You can’t really blame the public for the image of romance, when three quarters of the covers feature some couple in some form of embrace on the cover. It implies that all that is important in the story is the frequency and duration of the hot and heavy. I’ve fought the clinch battle with both my publishers and appear to have won, judging by my last two covers, one of which features a lone woman.
But the fact remains, most romances are marketed on an individual level to appeal to readers on a sexual basis. And it appears on a category-wide approach as well. I’d never been to this site before, but an author friend clued me in to Dear Author where the discussion of Harlequin’s new Romance Report is the topic du a couple of days ago.
Most posters over there seem to be of the agreement that Harlequin’s focus on pornography and the prurient missed the mark with most readers. I haven’t read this report (if anybody’s got a copy please contact me) and didn’t know it existed until now. I’ve only been part of the Harlequin family since they took over BET a little over a year ago. From what I understand, this 21-page brochure is sent to the media and elswhere to stimulate interest in Harlequin–the company, its titles and authors. Yet, from what I understand, only a handful of books are actually featured.

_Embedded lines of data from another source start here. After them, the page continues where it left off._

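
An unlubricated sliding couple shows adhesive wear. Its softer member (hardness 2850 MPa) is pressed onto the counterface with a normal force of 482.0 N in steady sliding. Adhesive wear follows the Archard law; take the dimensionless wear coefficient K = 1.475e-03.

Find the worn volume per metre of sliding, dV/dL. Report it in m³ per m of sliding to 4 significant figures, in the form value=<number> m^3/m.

The intermediates are displayed rounded; all working math maintains full precision; a lone final rounding to 4 significant figures.
Hardness H = 2850 MPa = 2.850e+09 Pa.
In SI base units: W = 482.0 N, H = 2.850e+09 Pa, K = 1.475e-03.
Volumetric rate dV/dL = K·W/H — distance-free: 1.475e-03 · 482.0 / 2.850e+09 = 2.495e-10 m³/m.

value=2.495e-10 m^3/m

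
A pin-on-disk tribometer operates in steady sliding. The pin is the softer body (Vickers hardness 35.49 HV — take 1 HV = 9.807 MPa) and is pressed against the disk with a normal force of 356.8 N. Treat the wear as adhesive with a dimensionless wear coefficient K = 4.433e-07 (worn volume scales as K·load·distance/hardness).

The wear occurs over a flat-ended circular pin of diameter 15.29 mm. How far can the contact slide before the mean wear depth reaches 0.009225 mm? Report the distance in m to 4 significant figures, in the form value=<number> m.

value=3727 m

Each operation runs at exact precision — displayed values are rounded, and one final rounding: 4 significant figures.
Hardness H = 35.49 HV × 9.807 MPa/HV = 348.1 MPa = 3.481e+08 Pa.
Pin diameter d = 15.29 mm = 0.01529 m. Contact area A = π·d²/4 = π·(0.01529 m)²/4 = 1.836e-04 m².
Depth limit h_lim = 0.009225 mm = 9.225e-06 m.
SI base units throughout: W = 356.8 N, H = 3.481e+08 Pa, K = 4.433e-07.
Allowed volume V_lim = h_lim·A = 9.225e-06 · 1.836e-04 = 1.694e-09 m³.
Life L = V_lim·H/(K·W) = 1.694e-09 · 3.481e+08 / (4.433e-07 · 356.8) = 3727 m.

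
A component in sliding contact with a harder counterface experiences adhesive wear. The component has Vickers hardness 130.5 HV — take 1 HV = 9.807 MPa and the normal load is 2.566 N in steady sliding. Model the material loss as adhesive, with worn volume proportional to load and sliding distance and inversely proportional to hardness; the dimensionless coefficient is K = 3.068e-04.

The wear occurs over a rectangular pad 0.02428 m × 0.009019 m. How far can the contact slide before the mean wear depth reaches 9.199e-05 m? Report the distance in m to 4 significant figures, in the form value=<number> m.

Intermediates are printed rounded — every step keeps exact precision; one last rounding, at 4 significant figures.
Hardness H = 130.5 HV × 9.807 MPa/HV = 1280 MPa = 1.280e+09 Pa.
Contact area A = 0.02428 m × 0.009019 m = 2.190e-04 m².
Restated in SI base units: W = 2.566 N, H = 1.280e+09 Pa, K = 3.068e-04.
Volume at the limit: V_lim = h_lim·A = 9.199e-05 · 2.190e-04 = 2.014e-08 m³.
So the life L = V_lim·H/(K·W) = 2.014e-08 · 1.280e+09 / (3.068e-04 · 2.566) = 3.275e+04 m.

value=3.275e+04 m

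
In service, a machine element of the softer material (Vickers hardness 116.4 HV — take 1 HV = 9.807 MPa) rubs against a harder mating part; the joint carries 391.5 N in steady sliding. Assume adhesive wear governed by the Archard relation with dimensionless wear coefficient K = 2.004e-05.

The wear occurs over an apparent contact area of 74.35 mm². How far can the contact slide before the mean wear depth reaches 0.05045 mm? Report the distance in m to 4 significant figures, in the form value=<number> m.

Printed values are rounded, and each operation keeps full float precision, and one last rounding: 4 significant digits.
Hardness H = 116.4 HV × 9.807 MPa/HV = 1142 MPa = 1.142e+09 Pa.
Contact area A = 74.35 mm² = 7.435e-05 m².
Depth limit h_lim = 0.05045 mm = 5.045e-05 m.
Collected in SI base units: W = 391.5 N, H = 1.142e+09 Pa, K = 2.004e-05.
At the depth limit, V_lim = h_lim·A = 5.045e-05 · 7.435e-05 = 3.751e-09 m³.
Inverting, life L = V_lim·H/(K·W) = 3.751e-09 · 1.142e+09 / (2.004e-05 · 391.5) = 545.8 m.

value=545.8 m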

Leaving aside my personal dislike for pushing the prurient aspects in romance, I wonder if what Harlequin is doing is a strategy that works. Considering that romance has been leaching readers to other genres and to the internet for a while now (I could pull out statistics, but I won’t bore you) wouldn’t a shift in focus appear to be in order? Besides, with the rise of erotica, erotic romance and romantica, the average stuff in a lot of romance novels is pretty tame.
So I ask, what matters more to you in a romance–the characters, the plot, the clinch on the cover, the steaminess quotient, some mix of these factors? What, if anything, bothers you about the way romance is promoted? To clinch or not to clinch? You decide.




Excellent points. There are different levels of sensuality in romance, ranging from completely erotic to no sex at all. It’s frustrating that so many try to lump romance writers in a single category.